Last month, the ruling party in South Korea submitted a comprehensive special law aimed at implementing the investment plan, paving the way for the United States to reduce tariffs on South Korean cars to 15%. The legislation also calls for the establishment of a US-Korea Strategic Investment Fund, as well as a separate entity responsible for managing the fund for up to 20 years.
In order to implement this investment plan, the South Korean government decided to boost foreign exchange reserves first, issuing samurai bonds and dollar-denominated bonds worth $1.7 billion in October. The South Korean authorities also issued euro-denominated bonds worth $1.4 billion in June, setting a record for the largest euro bond issuance in the country.
The South Korean government previously stated that issuing the above bonds would help increase foreign exchange reserves and strengthen South Korea's sovereign debt credit rating.
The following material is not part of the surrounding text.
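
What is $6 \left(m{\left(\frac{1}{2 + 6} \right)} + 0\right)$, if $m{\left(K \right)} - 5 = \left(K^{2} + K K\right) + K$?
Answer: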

Currently, Moody's, S&P Global, and Fitch Ratings have ratings of Aa2, AA, and AA- respectively for South Korean sovereign debt.
The exchange rate of the South Korean won against the US dollar has recently continued to decline, falling to its lowest level in sixteen years at one point. Since the second half of this year, the exchange rate of the South Korean won against the US dollar has dropped by more than 7%, making it the worst-performing Asian currency during the same period. The South Korean central bank attributed this to an increase in residents' overseas investments and foreign selling of domestic stocks last week. South Korean government officials expressed concerns about the increasing uncertainty in the foreign exchange market, stating that the continuing imbalance in residents' overseas investments may reinforce expectations of a weakening won, and unanimously agreed that it is necessary to actively use all available tools to address this.
To cope with this rapidly changing situation in the foreign exchange market, various departments of the South Korean government held an emergency meeting on November 24 to discuss specific measures to stabilize the market. The meeting, reportedly led by the Ministry of Finance, was attended by the South Korean central bank, the Ministry of Health and Welfare, and the National Pension Service. The meeting focused on how to effectively alleviate the pressure of the depreciation of the South Korean won and evaluate possible intervention measures.